De acordo com levantamento feito pelo Sindojus, a carência é de 131 Oficiais de Justiça em todo o Estado. Além disso, as comarcas de Solonópole, Senador Pompeu, Iracema e Jaguaretama estão sem oficiais, o que significa que nessas cidades as demandas estão paradas. Além disso, há 26 vacâncias, sendo 14 do último concurso (de 2014) e 12 de certames anteriores, ou seja, são cargos já criados por lei, com recursos previstos no orçamento.

Repasse dos valores das diligências

Com relação ao repasse dos valores recolhidos de janeiro de 2015 a junho de 2016, portanto, antes da aprovação da Lei nº 16.273/2017 – que institui o Fundo Especial de Custeio das Despesas com Diligências dos Oficiais de Justiça –, a diretoria do Sindojus solicitou, assim como fora feito na gestão do desembargador Gladyson Pontes, uma reunião com o consultor Jurídico Luís Lima Verde e o secretário de Finanças Marcus Coelho para que o parecerista Juraci Mourão Filho possa fazer uma exposição em defesa do pleito, a fim de que esses valores possam, finalmente, ser repassados à categoria.

SAJ-PG

A Softplan e os recorrentes problemas no Sistema de Automação da Justiça – Primeiro Grau (SAJ-PG), agravados nos últimos dias a ponto de impossibilitar a baixa de mandados, foi outro tema abordado.
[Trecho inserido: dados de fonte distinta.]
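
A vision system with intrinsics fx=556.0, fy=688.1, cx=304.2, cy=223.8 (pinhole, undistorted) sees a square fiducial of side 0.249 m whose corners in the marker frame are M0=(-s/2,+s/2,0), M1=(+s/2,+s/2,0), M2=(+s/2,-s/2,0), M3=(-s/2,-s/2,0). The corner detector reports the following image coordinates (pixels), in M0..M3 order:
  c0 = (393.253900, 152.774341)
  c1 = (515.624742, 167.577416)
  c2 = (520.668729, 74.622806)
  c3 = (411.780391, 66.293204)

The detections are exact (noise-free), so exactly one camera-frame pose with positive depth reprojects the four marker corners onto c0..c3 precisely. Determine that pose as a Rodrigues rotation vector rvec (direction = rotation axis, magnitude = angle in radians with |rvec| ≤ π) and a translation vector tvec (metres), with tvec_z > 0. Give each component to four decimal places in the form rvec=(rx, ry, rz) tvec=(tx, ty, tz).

rvec=(-0.6994, 0.2277, 0.2235) tvec=(0.3448, -0.2004, 1.2380)

Intrinsics K: fx=556.0, fy=688.1, cx=304.2, cy=223.8
Marker side s = 0.249 m; corners in marker frame (Z=0):
  M0 = (-0.1245, +0.1245, 0)
  M1 = (+0.1245, +0.1245, 0)
  M2 = (+0.1245, -0.1245, 0)
  M3 = (-0.1245, -0.1245, 0)
Detected image corners:
  c0 = (393.253900, 152.774341) px
  c1 = (515.624742, 167.577416) px
  c2 = (520.668729, 74.622806) px
  c3 = (411.780391, 66.293204) px
Planar DLT: solve 8×8 A·h = b for H (H[2,2]=1):
  H  [+358.48728 -274.27966 +459.06259]
  H  [+19.54489 +303.28480 +112.40973]
  H  [-0.22643 -0.49135 +1.00000]
B = K⁻¹H; ‖b₁‖=0.807775, ‖b₂‖=0.807775; λ = 2/(‖b₁‖+‖b₂‖) = 1.237969, sign → tz>0 ⇒ λ=+1.237969
r₁ = λ·B[:,0] = (+0.95156,+0.12633,-0.28031); r₂ = λ·B[:,1] = (-0.27790,+0.74348,-0.60828)
r₃ = r₁×r₂ = (+0.13156,+0.65671,+0.74258); SVD([r₁ r₂ r₃]) → R = UVᵀ:
  R  [+0.95156 -0.27790 +0.13156]
  R  [+0.12633 +0.74348 +0.65671]
  R  [-0.28031 -0.60828 +0.74258]
t = (+0.34481, -0.20040, +1.23797) m
tr R = 2.437618; θ = arccos((tr R − 1)/2) = 0.768709 rad = 44.044°
axis k = ((R−Rᵀ)₃₂, (R−Rᵀ)₁₃, (R−Rᵀ)₂₁) / (2 sinθ) = (-0.909797, +0.296223, +0.290726)
rvec = θ·k = (-0.699369, +0.227709, +0.223483)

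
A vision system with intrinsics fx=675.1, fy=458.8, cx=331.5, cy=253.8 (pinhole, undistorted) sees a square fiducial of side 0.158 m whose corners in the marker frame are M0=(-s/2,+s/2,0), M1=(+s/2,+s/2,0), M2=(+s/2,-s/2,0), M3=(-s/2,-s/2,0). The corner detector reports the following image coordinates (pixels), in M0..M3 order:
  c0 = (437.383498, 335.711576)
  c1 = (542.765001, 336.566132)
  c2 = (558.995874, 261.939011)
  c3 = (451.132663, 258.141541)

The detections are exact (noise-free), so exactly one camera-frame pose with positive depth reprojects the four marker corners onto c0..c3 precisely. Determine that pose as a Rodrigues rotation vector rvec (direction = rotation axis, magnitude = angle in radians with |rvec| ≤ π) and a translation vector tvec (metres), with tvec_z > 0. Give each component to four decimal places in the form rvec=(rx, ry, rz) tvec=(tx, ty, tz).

rvec=(0.1766, -0.2170, 0.0705) tvec=(0.2277, 0.0900, 0.9205)

Intrinsics K: fx=675.1, fy=458.8, cx=331.5, cy=253.8
Marker side s = 0.158 m; corners in marker frame (Z=0):
  M0 = (-0.0790, +0.0790, 0)
  M1 = (+0.0790, +0.0790, 0)
  M2 = (+0.0790, -0.0790, 0)
  M3 = (-0.0790, -0.0790, 0)
Detected image corners:
  c0 = (437.383498, 335.711576) px
  c1 = (542.765001, 336.566132) px
  c2 = (558.995874, 261.939011) px
  c3 = (451.132663, 258.141541) px
Planar DLT: solve 8×8 A·h = b for H (H[2,2]=1):
  H  [+793.74685 -4.98785 +498.46966]
  H  [+85.90078 +535.39924 +298.65546]
  H  [+0.23923 +0.18095 +1.00000]
B = K⁻¹H; ‖b₁‖=1.086366, ‖b₂‖=1.086366; λ = 2/(‖b₁‖+‖b₂‖) = 0.920500, sign → tz>0 ⇒ λ=+0.920500
r₁ = λ·B[:,0] = (+0.97414,+0.05053,+0.22021); r₂ = λ·B[:,1] = (-0.08859,+0.98204,+0.16656)
r₃ = r₁×r₂ = (-0.20784,-0.18176,+0.96113); SVD([r₁ r₂ r₃]) → R = UVᵀ:
  R  [+0.97414 -0.08859 -0.20784]
  R  [+0.05053 +0.98204 -0.18176]
  R  [+0.22021 +0.16656 +0.96113]
t = (+0.22766, +0.08999, +0.92050) m
tr R = 2.917312; θ = arccos((tr R − 1)/2) = 0.288556 rad = 16.533°
axis k = ((R−Rᵀ)₃₂, (R−Rᵀ)₁₃, (R−Rᵀ)₂₁) / (2 sinθ) = (+0.612028, -0.752113, +0.244435)
rvec = θ·k = (+0.176604, -0.217026, +0.070533)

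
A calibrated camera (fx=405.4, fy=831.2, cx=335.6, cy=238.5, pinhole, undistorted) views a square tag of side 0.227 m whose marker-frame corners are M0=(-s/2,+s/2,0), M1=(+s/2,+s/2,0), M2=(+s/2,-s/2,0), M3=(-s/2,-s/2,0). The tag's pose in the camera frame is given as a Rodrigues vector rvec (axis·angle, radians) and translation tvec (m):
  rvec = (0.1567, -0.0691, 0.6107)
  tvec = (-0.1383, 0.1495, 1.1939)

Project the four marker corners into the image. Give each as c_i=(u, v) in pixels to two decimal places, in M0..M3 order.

c0=(235.09, 361.57) c1=(298.78, 446.41) c2=(342.34, 323.54) c3=(278.03, 233.98)

Intrinsics K: fx=405.4, fy=831.2, cx=335.6, cy=238.5
Marker side s = 0.227 m; corners in marker frame (Z=0):
  M0 = (-0.1135, +0.1135, 0)
  M1 = (+0.1135, +0.1135, 0)
  M2 = (+0.1135, -0.1135, 0)
  M3 = (-0.1135, -0.1135, 0)
rvec = (0.1567, -0.0691, 0.6107), |rvec| = θ = 0.63426 rad = 36.340°
Rodrigues: sinθ=0.59258, 1−cosθ=0.19449; R = I + sinθ·[k]× + (1−cosθ)·[k]×²:
    [+0.81738 -0.57580 -0.01829]
    [+0.56534 +0.80782 -0.16680]
    [+0.11082 +0.12600 +0.98582]
t = (-0.1383, 0.1495, 1.1939) m
M0: Pc = R·M0+t = (-0.29643, +0.17702, +1.19562); u = 405.4·(-0.29643)/1.19562 + 335.6 = 235.0905, v = 831.2·(+0.17702)/1.19562 + 238.5 = 361.5662
M1: Pc = R·M1+t = (-0.11088, +0.30535, +1.22078); u = 405.4·(-0.11088)/1.22078 + 335.6 = 298.7783, v = 831.2·(+0.30535)/1.22078 + 238.5 = 446.4076
M2: Pc = R·M2+t = (+0.01983, +0.12198, +1.19218); u = 405.4·(+0.01983)/1.19218 + 335.6 = 342.3421, v = 831.2·(+0.12198)/1.19218 + 238.5 = 323.5445
M3: Pc = R·M3+t = (-0.16572, -0.00635, +1.16702); u = 405.4·(-0.16572)/1.16702 + 335.6 = 278.0324, v = 831.2·(-0.00635)/1.16702 + 238.5 = 233.9751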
A diretoria relatou ainda que, para devolver um único mandado, o Oficial de Justiça precisa fazer aproximadamente 25 cliques. Durante a reunião, a secretária de Tecnologia e Informação, Denise Norões, foi contatada e confirmou que o SAJ web estava com problema e que a Softplan já havia sido acionada. Para tratar sobre as queixas relatadas, o presidente disse que marcará uma reunião com a secretária de Tecnologia e Informação.

Virtualização

O avanço da virtualização, que tem levado a uma redução dos atos de comunicação, foi outro tema debatido. O presidente Washington Araújo afirmou que, até o final deste ano, o SAJ será implantado em todas as comarcas do Estado e, até dezembro do ano que vem, o acervo do judiciário cearense será todo digitalizado. “Esse é o planejamento, a não ser que se resolva acelerar, mas retardar não”, frisou. Ele disse também que a tendência é de que os atos judiciais sejam oficiados eletronicamente.

Vagner Venâncio reforçou a importância da presença do Oficial de Justiça, até porque há atos de comunicação e mesmo de força que só podem ser realizados pelo Oficial de Justiça, e acrescentou que, acerca do que dispõe o inciso VI, do artigo 154 do Código de Processo Civil, o qual incube ao Oficial de Justiça o papel de “certificar, em mandado, proposta de autocomposição apresentada por qualquer das partes, na ocasião de realização de ato de comunicação que lhe couber”, que a entidade entende a necessidade de aprofundar esse debate com a categoria.

Carlos Eduardo Mello destacou que, apesar da recente redução dos atos de comunicação, um ponto que precisa ser levado em conta é a quantidade de pessoas com acesso à internet no Estado. Dados do Instituto Brasileiro de Geografia e Estatística (IBGE) apontam que o Ceará fechou 2016 com 3,915 milhões de pessoas conectadas à internet, o equivalente a 55% da população acima de 10 anos. Significa que 44,5% ainda não possui esse acesso. “É uma problemática que é sempre dita aos tribunais. Isso traz a necessidade e imprescindibilidade do Oficial de Justiça para que o jurisdicionado, que é o principal cliente do judiciário, tenha os seus direitos preservados”, salientou.

Ao final, o presidente Washington Araújo elogiou a conduta do Sindojus. “Eu gosto muito dessa postura do sindicato de agir dialogando com boa fé e com lealdade, eu tenho horror a deslealdade”, enalteceu.